RECORDS
In the eighteenth century the system was elaborated by what were known as the Libros Vocandorum. When any one was denounced to a tribunal or came forward spontaneously, his name, description and offence were transmitted to all the other tribunals, which entered them in alphabetical registers, arranged under the first baptismal names. These entries give the name, the date, a brief description of the person, and the nature of the charge, with a blank to be filled in with the result of the trial, which was also reported to all. Thus each tribunal possessed a digested record of the current business of the whole Inquisition, clearly arranged for ready reference, and, as the years passed, it afforded at a glance the means of ascertaining whether any culprit had been in the hands of the Holy Office before, and of facilitating researches into limpieza. The importance of the Libros Vocandorum was so fully recognized that the Suprema required the monthly reports of the fiscal always to specify that they were kept posted up to date. These registers were not arranged uniformly in all the tribunals, but the usual plan was that adopted in Valencia, where there was one general index in two volumes and a third for confessors accused of soliciting women ad turpia in the confessional.[764] Thus all the tribunals co-operated and, with their machinery of commissioners and familiars in almost every town and village, they formed one harmonious organization for the detection and punishment of culprits. Human ingenuity could scarce devise a more perfect system of promptly suppressing all deviations from the standards established by the Inquisition.
CHAPTER III.
UNSALARIED OFFICIALS.
WE have seen, when treating of privileges and exemptions, the distinction drawn between salaried and unsalaried officials. The former, except in the case of physicians and advocates of the accused, were understood to devote all their time to the service of the tribunal. The latter were only called upon incidentally for special work. It is true that the Inquisition was empowered to summon every one for aid, but its service was confidential and its ministers, at least in the later period, had to be of unblemished lineage, so that it was requisite to have at hand those on whom it could rely and whom it could summon at any moment. There was no difficulty in finding men ready to serve without pay. The honor of connection with the Inquisition, the privilege of its fuero in greater or less degree and the assurance of limpieza which it carried with it, rendered applicants for appointment more numerous than positions to be filled. These unsalaried officials consisted of calificadores, consultores, commissioners with their notaries, and familiars.

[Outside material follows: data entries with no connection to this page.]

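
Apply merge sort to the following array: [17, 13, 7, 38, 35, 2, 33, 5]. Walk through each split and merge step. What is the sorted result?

Merge sort trace:

Split: [17, 13, 7, 38, 35, 2, 33, 5] -> [17, 13, 7, 38] and [35, 2, 33, 5]
  Split: [17, 13, 7, 38] -> [17, 13] and [7, 38]
    Split: [17, 13] -> [17] and [13]
    Merge: [17] + [13] -> [13, 17]
    Split: [7, 38] -> [7] and [38]
    Merge: [7] + [38] -> [7, 38]
  Merge: [13, 17] + [7, 38] -> [7, 13, 17, 38]
  Split: [35, 2, 33, 5] -> [35, 2] and [33, 5]
    Split: [35, 2] -> [35] and [2]
    Merge: [35] + [2] -> [2, 35]
    Split: [33, 5] -> [33] and [5]
    Merge: [33] + [5] -> [5, 33]
  Merge: [2, 35] + [5, 33] -> [2, 5, 33, 35]
Merge: [7, 13, 17, 38] + [2, 5, 33, 35] -> [2, 5, 7, 13, 17, 33, 35, 38]

Final sorted array: [2, 5, 7, 13, 17, 33, 35, 38]

The merge sort proceeds by recursively splitting the array and merging sorted halves.
After all merges, the sorted array is [2, 5, 7, 13, 17, 33, 35, 38].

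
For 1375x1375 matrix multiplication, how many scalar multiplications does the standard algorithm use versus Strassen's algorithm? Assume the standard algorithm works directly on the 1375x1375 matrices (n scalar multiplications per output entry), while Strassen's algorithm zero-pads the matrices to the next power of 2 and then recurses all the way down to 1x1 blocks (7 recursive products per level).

Matrix multiplication for 1375x1375 matrices:

Strassen's algorithm requires power-of-2 dimensions. Pad 1375x1375 to 2048x2048 (next power of 2).

Standard algorithm: 1375^3 = 2599609375 multiplications
Strassen's algorithm: 7^(log2(2048)) = 7^11 = 1977326743 multiplications
Savings: 2599609375 - 1977326743 = 622282632 multiplications

Standard: 2599609375 multiplications (1375^3). Strassen: 1977326743 multiplications (7^11, after padding to 2048x2048). Strassen reduces 8 recursive multiplications to 7 at each level.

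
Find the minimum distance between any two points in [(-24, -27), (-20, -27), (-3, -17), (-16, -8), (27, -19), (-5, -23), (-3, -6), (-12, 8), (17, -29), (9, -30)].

Computing all pairwise distances among 10 points:

d((-24, -27), (-20, -27)) = 4.0 <-- minimum
d((-24, -27), (-3, -17)) = 23.2594
d((-24, -27), (-16, -8)) = 20.6155
d((-24, -27), (27, -19)) = 51.6236
d((-24, -27), (-5, -23)) = 19.4165
d((-24, -27), (-3, -6)) = 29.6985
d((-24, -27), (-12, 8)) = 37.0
d((-24, -27), (17, -29)) = 41.0488
d((-24, -27), (9, -30)) = 33.1361
d((-20, -27), (-3, -17)) = 19.7231
d((-20, -27), (-16, -8)) = 19.4165
d((-20, -27), (27, -19)) = 47.676
d((-20, -27), (-5, -23)) = 15.5242
d((-20, -27), (-3, -6)) = 27.0185
d((-20, -27), (-12, 8)) = 35.9026
d((-20, -27), (17, -29)) = 37.054
d((-20, -27), (9, -30)) = 29.1548
d((-3, -17), (-16, -8)) = 15.8114
d((-3, -17), (27, -19)) = 30.0666
d((-3, -17), (-5, -23)) = 6.3246
d((-3, -17), (-3, -6)) = 11.0
d((-3, -17), (-12, 8)) = 26.5707
d((-3, -17), (17, -29)) = 23.3238
d((-3, -17), (9, -30)) = 17.6918
d((-16, -8), (27, -19)) = 44.3847
d((-16, -8), (-5, -23)) = 18.6011
d((-16, -8), (-3, -6)) = 13.1529
d((-16, -8), (-12, 8)) = 16.4924
d((-16, -8), (17, -29)) = 39.1152
d((-16, -8), (9, -30)) = 33.3017
d((27, -19), (-5, -23)) = 32.249
d((27, -19), (-3, -6)) = 32.6956
d((27, -19), (-12, 8)) = 47.4342
d((27, -19), (17, -29)) = 14.1421
d((27, -19), (9, -30)) = 21.095
d((-5, -23), (-3, -6)) = 17.1172
d((-5, -23), (-12, 8)) = 31.7805
d((-5, -23), (17, -29)) = 22.8035
d((-5, -23), (9, -30)) = 15.6525
d((-3, -6), (-12, 8)) = 16.6433
d((-3, -6), (17, -29)) = 30.4795
d((-3, -6), (9, -30)) = 26.8328
d((-12, 8), (17, -29)) = 47.0106
d((-12, 8), (9, -30)) = 43.4166
d((17, -29), (9, -30)) = 8.0623

Closest pair: (-24, -27) and (-20, -27) with distance 4.0

The closest pair is (-24, -27) and (-20, -27) with Euclidean distance 4.0. For 10 points, brute-force pairwise comparison is shown above. For large n, the divide-and-conquer algorithm (sort by x, recurse on halves, check the dividing strip) achieves O(n log n).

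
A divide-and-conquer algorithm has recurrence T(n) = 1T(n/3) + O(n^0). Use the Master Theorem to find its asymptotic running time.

Master Theorem for T(n) = 1T(n/3) + O(n^0):

a = 1, b = 3, c = 0
log_b(a) = log_3(1) = 0.0000

Case 2: c = 0 = log_3(1) = 0.0000
T(n) = O(n^0 log n) = O(log n)

For T(n) = 1T(n/3) + O(n^0): log_3(1) = 0.0000. This is Case 2 of the Master Theorem (c = log_b(a), equal work at all levels), giving O(log n).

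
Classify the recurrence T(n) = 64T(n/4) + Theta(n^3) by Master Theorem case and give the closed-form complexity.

Master Theorem for T(n) = 64T(n/4) + O(n^3):

a = 64, b = 4, c = 3
log_b(a) = log_4(64) = 3.0000

Case 2: c = 3 = log_4(64) = 3.0000
T(n) = O(n^3 log n) = O(n^3 log n)

For T(n) = 64T(n/4) + O(n^3): log_4(64) = 3.0000. This is Case 2 of the Master Theorem (c = log_b(a), equal work at all levels), giving O(n^3 log n).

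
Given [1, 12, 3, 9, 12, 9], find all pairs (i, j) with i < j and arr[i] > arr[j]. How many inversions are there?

Finding inversions in [1, 12, 3, 9, 12, 9]:

(1, 2): arr[1]=12 > arr[2]=3
(1, 3): arr[1]=12 > arr[3]=9
(1, 5): arr[1]=12 > arr[5]=9
(4, 5): arr[4]=12 > arr[5]=9

Total inversions: 4

The array has 4 inversion(s): (1,2), (1,3), (1,5), (4,5). Each pair (i,j) satisfies i < j and arr[i] > arr[j].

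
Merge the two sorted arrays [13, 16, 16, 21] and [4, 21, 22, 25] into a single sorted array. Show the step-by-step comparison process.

Merging process:

Compare 13 vs 4: take 4 from right. Merged: [4]
Compare 13 vs 21: take 13 from left. Merged: [4, 13]
Compare 16 vs 21: take 16 from left. Merged: [4, 13, 16]
Compare 16 vs 21: take 16 from left. Merged: [4, 13, 16, 16]
Compare 21 vs 21: take 21 from left. Merged: [4, 13, 16, 16, 21]
Append remaining from right: [21, 22, 25]. Merged: [4, 13, 16, 16, 21, 21, 22, 25]

Final merged array: [4, 13, 16, 16, 21, 21, 22, 25]
Total comparisons: 5

The merged array is [4, 13, 16, 16, 21, 21, 22, 25], requiring 5 comparisons. The merge step runs in O(n) time where n is the total number of elements.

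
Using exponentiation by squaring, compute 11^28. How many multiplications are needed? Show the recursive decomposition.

Computing 11^28 by squaring (build up from 11^1; each line after the first costs one multiplication):

11^1 = 11
11^2 = (11^1)^2 = 11^2 = 121
11^3 = 11 * 11^2 = 11 * 121 = 1331
11^6 = (11^3)^2 = 1331^2 = 1771561
11^7 = 11 * 11^6 = 11 * 1771561 = 19487171
11^14 = (11^7)^2 = 19487171^2 = 379749833583241
11^28 = (11^14)^2 = 379749833583241^2 = 144209936106499234037676064081

Result: 144209936106499234037676064081
Multiplications needed: 6 (6 lines after 11^1)

11^28 = 144209936106499234037676064081. Using exponentiation by squaring, this requires 6 multiplications. The key idea: if the exponent is even, square the half-power; if odd, multiply by the base once.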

The functions of the calificador or censor were important. When the sumaria, or preliminary array of evidence against the accused, was collected, the theological points involved were submitted to three or four calificadores, who pronounced whether the acts or words testified to amounted to heresy or suspicion of heresy. If there was doubt or disagreement, another group was called in, to whom the opinions of the first were given, along with the evidence. If the conclusion was that the matter did not concern the Inquisition, the case was dropped or suspended; if it held that there was heresy, expressed or implied, arrest and trial followed. We have seen the working of the system in the cases of Carranza and Villanueva, in both of which it played so momentous a part. In addition to this was the censorship of books. Any work against which suspicion was aroused was submitted to them and, according to their decision, it was approved, expurgated, or suppressed.
To perform these duties properly required learned theologians, and they seem to have enjoyed the opportunity of displaying their erudition in prolix and elaborate opinions, developing vast ingenuity in discovering traces of the beliefs of the Marcionites and Carpocratians and other forgotten heresies in the careless propositions submitted to their criticism. As a matter of course only ecclesiastics were eligible and, in 1627, the minimum age was fixed at forty-five.[765] The duties of this profitless office were not light, if we may believe the experienced Fray Maestro Alvarado. In 1811 he complains that, if a book is sent to a calificador, no matter what his other engagements may be, he must devote a month or two to reading it and forming a judgement, expressed in an elaborate opinion, such as would command for a lawyer two or three thousand reales. Or, some modern philosopher utters scandals and the calificador must investigate his words and acts and point out the errors as a guide for the inquisitor; if a trial follows, the calificador must wait on the tribunal and rack his brains to decide whether the culprit’s explanations are valid; if he is contumacious, conferences must be held with him until he is converted or found incapable of conversion, and all this without recompense.[766]
The calificador was thus an important and laborious assistant in the current work of the tribunal, and it is somewhat remarkable that, although reckoned among the officials, with a recognised place in public functions, there should be doubt whether he was entitled to the fuero. Yet, in 1662, when Doctor Vicente Cortes, a cathedral canon and calificador of the Valencia tribunal, was involved in a suit, it declined to defend him. It reported to the Suprema that it was ignorant whether calificadores were entitled to the fuero and the Council replied, asking on what ground the privilege was claimed.[767]